Scientists at the University of Dublin, the Irish National MRSA Reference Laboratory and the University of Dresden and Alere Technologies in Germany identified the new MRSA strain using high throughput DNA microarray screening. Complete genome sequencing revealed that this strain is distinctly different to previously described MRSA. It carries a new type of SCCmec encoding highly divergent genes that are very different to any described previously in MRSA or in any other organism. Consequently the new strain is not detected as MRSA by routine conventional and real time DNA-based polymerase chain reaction (PCR) assays commonly used to screen patients for MRSA. The MRSA strain was found to belong to the genetic lineage clonal complex 130 (CC130), which has previously only been associated with MSSA from cows and other animals, but not humans, strongly suggesting that the new MRSA originated in animals.

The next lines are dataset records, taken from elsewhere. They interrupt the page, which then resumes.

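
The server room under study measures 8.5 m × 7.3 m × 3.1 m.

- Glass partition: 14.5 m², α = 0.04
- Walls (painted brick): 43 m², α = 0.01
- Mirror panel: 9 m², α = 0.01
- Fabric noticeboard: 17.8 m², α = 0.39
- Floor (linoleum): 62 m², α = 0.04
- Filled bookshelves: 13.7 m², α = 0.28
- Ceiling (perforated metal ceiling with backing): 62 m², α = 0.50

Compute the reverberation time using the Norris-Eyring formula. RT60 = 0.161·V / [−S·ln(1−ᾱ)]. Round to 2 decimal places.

0.61 seconds

Total surface area S = 14.5 + 43 + 9 + 17.8 + 62 + 13.7 + 62 = 222.0 m².
Σ(Sᵢαᵢ) = 14.5×0.04 + 43×0.01 + 9×0.01 + 17.8×0.39 + 62×0.04 + 13.7×0.28 + 62×0.50 = 45.358.
ᾱ = 45.358 / 222.0 = 0.2043.
Eyring denominator: −S ln(1−ᾱ) = 50.734.
V = 8.5 × 7.3 × 3.1 = 192.355 m³.
RT60 = 0.161 × 192.355 / 50.734 = 0.61 s.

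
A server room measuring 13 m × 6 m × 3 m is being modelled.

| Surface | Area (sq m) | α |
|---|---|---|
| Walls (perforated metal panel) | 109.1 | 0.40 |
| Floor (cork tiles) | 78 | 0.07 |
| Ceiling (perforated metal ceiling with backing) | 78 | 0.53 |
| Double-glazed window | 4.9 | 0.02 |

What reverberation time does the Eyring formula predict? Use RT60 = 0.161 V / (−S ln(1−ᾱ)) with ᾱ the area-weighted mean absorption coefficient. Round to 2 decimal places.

S = Σ Sᵢ = 270.0 sq m.
Σ(Sᵢαᵢ) = 109.1×0.40 + 78×0.07 + 78×0.53 + 4.9×0.02 = 90.538.
Mean coefficient ᾱ = A/S = 0.3353.
−S·ln(1−ᾱ) = −270.0 × ln(1 − 0.3353) = 110.273.
V = 13 × 6 × 3 = 234 m³.
RT60 = 0.161 × 234 / 110.273 = 0.34 s.

0.34 s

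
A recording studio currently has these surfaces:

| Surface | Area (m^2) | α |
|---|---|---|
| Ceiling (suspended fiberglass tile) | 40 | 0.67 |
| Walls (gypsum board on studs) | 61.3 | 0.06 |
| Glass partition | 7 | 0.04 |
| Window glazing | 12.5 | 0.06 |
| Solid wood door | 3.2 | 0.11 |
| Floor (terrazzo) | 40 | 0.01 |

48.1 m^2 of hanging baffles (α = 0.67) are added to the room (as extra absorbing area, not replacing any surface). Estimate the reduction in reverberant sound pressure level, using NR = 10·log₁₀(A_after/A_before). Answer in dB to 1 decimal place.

Summing Sᵢαᵢ: 26.800 + 3.678 + 0.280 + 0.750 + 0.352 + 0.400 → A_before = 32.260 sabins.
Added absorption = 48.1 × 0.67 = 32.227 sabins.
A_after = 32.260 + 32.227 = 64.487 sabins.
NR = 10·log₁₀(64.487/32.260) = 3.0 dB.

3.0 dB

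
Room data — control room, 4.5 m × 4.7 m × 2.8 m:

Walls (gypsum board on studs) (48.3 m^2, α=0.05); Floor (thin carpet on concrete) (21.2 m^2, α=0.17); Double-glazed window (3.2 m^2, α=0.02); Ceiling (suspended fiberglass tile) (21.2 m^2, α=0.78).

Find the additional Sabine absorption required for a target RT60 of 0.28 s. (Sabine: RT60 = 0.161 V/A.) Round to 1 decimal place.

Summing Sᵢαᵢ: 2.415 + 3.604 + 0.064 + 16.536 → A₁ = 22.619 sabins.
V = 59.22 m³. Required absorption A₂ = 0.161 × 59.22 / 0.28 = 34.051 sabins.
Additional absorption ΔA = 34.051 − 22.619 = 11.4 sabins.

11.4 sabins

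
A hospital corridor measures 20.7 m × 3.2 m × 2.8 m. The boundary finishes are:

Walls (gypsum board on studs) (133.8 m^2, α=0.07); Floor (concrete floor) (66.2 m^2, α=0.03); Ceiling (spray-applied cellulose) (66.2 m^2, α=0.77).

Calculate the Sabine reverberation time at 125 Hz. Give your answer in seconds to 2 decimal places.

0.48 s

Summing Sᵢαᵢ: 9.366 + 1.986 + 50.974 → A = 62.326 sabins.
Volume V = 20.7 × 3.2 × 2.8 = 185.472 m³.
T = 0.161 V/A = 0.161·185.472/62.326 = 0.48 s.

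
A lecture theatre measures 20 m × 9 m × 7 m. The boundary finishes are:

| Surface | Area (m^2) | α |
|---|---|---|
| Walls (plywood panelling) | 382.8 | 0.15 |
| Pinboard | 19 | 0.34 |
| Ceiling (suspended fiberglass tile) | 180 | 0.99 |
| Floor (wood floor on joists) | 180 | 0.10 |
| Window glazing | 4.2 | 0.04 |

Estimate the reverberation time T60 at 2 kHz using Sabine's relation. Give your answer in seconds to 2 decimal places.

Total absorption A = 382.8*0.15 + 19*0.34 + 180*0.99 + 180*0.10 + 4.2*0.04
  = 57.420 + 6.460 + 178.200 + 18.000 + 0.168 = 260.248 m^2 sabins.
Room volume: 1260 m³.
T = 0.161 V/A = 0.161·1260/260.248 = 0.78 s.

0.78 sec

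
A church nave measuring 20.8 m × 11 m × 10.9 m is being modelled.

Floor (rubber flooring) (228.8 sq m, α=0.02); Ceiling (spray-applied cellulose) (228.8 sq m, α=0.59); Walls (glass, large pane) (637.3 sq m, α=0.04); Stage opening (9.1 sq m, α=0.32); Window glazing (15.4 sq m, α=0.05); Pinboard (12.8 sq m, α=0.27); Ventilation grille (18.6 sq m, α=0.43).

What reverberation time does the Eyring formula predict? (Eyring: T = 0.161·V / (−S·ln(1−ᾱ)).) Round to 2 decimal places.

2.05 seconds

S = Σ Sᵢ = 1150.8 sq m.
Σ(Sᵢαᵢ) = 228.8·0.02 + 228.8·0.59 + 637.3·0.04 + 9.1·0.32 + 15.4·0.05 + 12.8·0.27 + 18.6·0.43 = 180.196.
Mean coefficient ᾱ = A/S = 0.1566.
Eyring denominator: −S ln(1−ᾱ) = 195.997.
V = 20.8 × 11 × 10.9 = 2493.92 m³.
T = 0.161·V/[−S·ln(1−ᾱ)] = 0.161·2493.92/195.997 = 2.05 s.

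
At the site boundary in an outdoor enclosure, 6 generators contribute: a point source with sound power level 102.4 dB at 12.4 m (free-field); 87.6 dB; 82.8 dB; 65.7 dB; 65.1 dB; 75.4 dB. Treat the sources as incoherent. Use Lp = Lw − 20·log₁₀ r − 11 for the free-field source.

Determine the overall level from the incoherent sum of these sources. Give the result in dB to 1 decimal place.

Source at 12.4 m: Lp = 102.4 − 20·log₁₀(12.4) − 11 = 69.5 dB.
Converting to relative power and adding: 10^(69.5/10) + 10^(87.6/10) + 10^(82.8/10) + 10^(65.7/10) + 10^(65.1/10) + 10^(75.4/10) = 8.165e+08.
Combined level = 10 log₁₀(8.165e+08) = 89.1 dB.

89.1 dB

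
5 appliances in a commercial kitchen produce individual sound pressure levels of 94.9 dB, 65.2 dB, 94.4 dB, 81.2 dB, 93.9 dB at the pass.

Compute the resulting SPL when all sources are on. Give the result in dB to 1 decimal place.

Converting to relative power and adding: 10^(94.9/10) + 10^(65.2/10) + 10^(94.4/10) + 10^(81.2/10) + 10^(93.9/10) = 8.434e+09.
Combined level = 10 log₁₀(8.434e+09) = 99.3 dB.

99.3 dB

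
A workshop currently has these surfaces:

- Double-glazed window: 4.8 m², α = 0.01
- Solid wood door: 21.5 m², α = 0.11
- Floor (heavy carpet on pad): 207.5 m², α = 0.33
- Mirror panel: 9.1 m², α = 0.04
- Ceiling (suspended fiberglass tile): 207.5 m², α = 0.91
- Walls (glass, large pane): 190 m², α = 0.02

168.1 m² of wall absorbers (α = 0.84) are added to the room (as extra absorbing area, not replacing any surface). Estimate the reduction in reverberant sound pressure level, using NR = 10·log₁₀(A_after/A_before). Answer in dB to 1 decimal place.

Total absorption A_before = 4.8*0.01 + 21.5*0.11 + 207.5*0.33 + 9.1*0.04 + 207.5*0.91 + 190*0.02
  = 0.048 + 2.365 + 68.475 + 0.364 + 188.825 + 3.800 = 263.877 m² sabins.
Treatment contributes 168.1·0.84 = 141.204 sabins.
A_after = 263.877 + 141.204 = 405.081 sabins.
NR = 10·log₁₀(405.081/263.877) = 1.9 dB.

1.9 dB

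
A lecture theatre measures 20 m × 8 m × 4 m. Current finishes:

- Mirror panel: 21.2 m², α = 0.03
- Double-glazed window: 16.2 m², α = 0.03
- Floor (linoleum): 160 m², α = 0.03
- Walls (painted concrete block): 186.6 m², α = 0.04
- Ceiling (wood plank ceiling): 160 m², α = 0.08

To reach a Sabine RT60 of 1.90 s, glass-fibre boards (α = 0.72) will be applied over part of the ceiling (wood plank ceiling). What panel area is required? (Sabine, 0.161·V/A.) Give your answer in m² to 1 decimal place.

43.8

Equivalent absorption area: A₁ = 21.2·0.03 + 16.2·0.03 + 160·0.03 + 186.6·0.04 + 160·0.08 = 26.186 m².
V = 640 m³. Target absorption A₂ = 0.161 × 640 / 1.90 = 54.232 sabins.
ΔA needed = 54.232 − 26.186 = 28.046 sabins.
Each m² of panel replacing the ceiling (wood plank ceiling) adds (0.72 − 0.08) = 0.64 sabins.
Panel area = 28.046 / 0.64 = 43.8 m².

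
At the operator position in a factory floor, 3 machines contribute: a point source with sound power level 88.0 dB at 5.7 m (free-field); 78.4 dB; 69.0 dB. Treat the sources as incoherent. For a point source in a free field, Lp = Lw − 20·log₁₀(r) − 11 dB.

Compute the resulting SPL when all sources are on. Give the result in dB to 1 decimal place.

79.0 dB

Source at 5.7 m: Lp = 88.0 − 20·log₁₀(5.7) − 11 = 61.9 dB.
Converting to relative power and adding: 10^(61.9/10) + 10^(78.4/10) + 10^(69.0/10) = 7.868e+07.
Combined level = 10 log₁₀(7.868e+07) = 79.0 dB.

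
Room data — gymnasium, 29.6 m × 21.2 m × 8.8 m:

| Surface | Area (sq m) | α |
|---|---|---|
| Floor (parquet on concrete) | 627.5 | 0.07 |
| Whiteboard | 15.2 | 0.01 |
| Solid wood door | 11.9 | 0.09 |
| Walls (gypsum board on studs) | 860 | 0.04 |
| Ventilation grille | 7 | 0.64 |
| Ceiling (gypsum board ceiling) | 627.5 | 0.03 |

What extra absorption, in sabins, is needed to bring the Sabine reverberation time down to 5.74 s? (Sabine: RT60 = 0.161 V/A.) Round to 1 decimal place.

A₁ = Σ Sᵢαᵢ = 627.5·0.07 + 15.2·0.01 + 11.9·0.09 + 860·0.04 + 7·0.64 + 627.5·0.03 = 102.853 sabins.
Target A₂ = 0.161·5522.176/5.74 = 154.890 sabins (V = 5522.176 m³).
ΔA = A₂ − A₁ = 154.890 − 102.853 = 52.0 sabins.

52.0 sabins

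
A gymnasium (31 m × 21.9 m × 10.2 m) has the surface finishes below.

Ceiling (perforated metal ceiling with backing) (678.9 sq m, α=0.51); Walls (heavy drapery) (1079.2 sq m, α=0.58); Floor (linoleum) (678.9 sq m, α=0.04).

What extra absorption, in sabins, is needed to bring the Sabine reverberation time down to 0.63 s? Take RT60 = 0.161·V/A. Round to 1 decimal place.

Equivalent absorption area: A₁ = 678.9*0.51 + 1079.2*0.58 + 678.9*0.04 = 999.331 sq m.
V = 6924.78 m³. Required absorption A₂ = 0.161 × 6924.78 / 0.63 = 1769.666 sabins.
Additional absorption ΔA = 1769.666 − 999.331 = 770.3 sabins.

770.3 sabins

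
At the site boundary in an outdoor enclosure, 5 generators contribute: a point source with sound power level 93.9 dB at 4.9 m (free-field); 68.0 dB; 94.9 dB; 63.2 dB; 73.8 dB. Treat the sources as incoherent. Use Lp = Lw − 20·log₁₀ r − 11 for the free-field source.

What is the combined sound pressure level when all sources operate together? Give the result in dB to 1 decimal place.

Source at 4.9 m: Lp = 93.9 − 20·log₁₀(4.9) − 11 = 69.1 dB.
Converting to relative power and adding: 10^(69.1/10) + 10^(68.0/10) + 10^(94.9/10) + 10^(63.2/10) + 10^(73.8/10) = 3.131e+09.
Back to dB: 10·log₁₀ Σ = 95.0 dB.

95.0 dB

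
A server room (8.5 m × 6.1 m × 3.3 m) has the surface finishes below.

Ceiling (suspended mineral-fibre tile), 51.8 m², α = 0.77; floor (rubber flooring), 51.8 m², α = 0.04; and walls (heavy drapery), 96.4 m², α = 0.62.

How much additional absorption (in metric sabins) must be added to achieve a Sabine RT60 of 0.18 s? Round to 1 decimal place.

51.3 sabins

Equivalent absorption area: A₁ = 51.8·0.77 + 51.8·0.04 + 96.4·0.62 = 101.726 m².
V = 171.105 m³. Required absorption A₂ = 0.161 × 171.105 / 0.18 = 153.044 sabins.
ΔA = A₂ − A₁ = 153.044 − 101.726 = 51.3 sabins.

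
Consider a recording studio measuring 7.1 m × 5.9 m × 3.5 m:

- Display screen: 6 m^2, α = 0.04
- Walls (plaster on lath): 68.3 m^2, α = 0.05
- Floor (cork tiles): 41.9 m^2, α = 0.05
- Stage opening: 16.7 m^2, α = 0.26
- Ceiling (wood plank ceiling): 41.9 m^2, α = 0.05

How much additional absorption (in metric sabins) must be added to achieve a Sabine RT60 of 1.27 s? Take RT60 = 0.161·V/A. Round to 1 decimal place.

6.4 sabins

Equivalent absorption area: A₁ = 6·0.04 + 68.3·0.05 + 41.9·0.05 + 16.7·0.26 + 41.9·0.05 = 12.187 m^2.
V = 146.615 m³. Required absorption A₂ = 0.161 × 146.615 / 1.27 = 18.587 sabins.
ΔA = A₂ − A₁ = 18.587 − 12.187 = 6.4 sabins.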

During the publication process, the authors became aware that a consortium of researchers lead by the University of Cambridge and the Wellcome Trust Sanger Institute in the United Kingdom had identified bovine MRSA with an almost identical SCCmec element to that in the Irish CC130 human MRSA. These researchers also identified MRSA harboring the novel SCCmec element emerging in bovine and human populations in the United Kingdom and Denmark. This study will be published simultaneously in Lancet Infectious Diseases.
Commenting on the significance of the findings, Professor David Coleman from the University of Dublin said: "The results of our study and the independent United Kingdom study indicate that new types of MRSA that can colonize and infect humans are currently emerging from animal reservoirs in Ireland and Europe and it is difficult to correctly identify them as MRSA. This knowledge will enable us to rapidly adapt existing genetic MRSA detection tests, but has also provided invaluable insights into the evolution and origins of MRSA."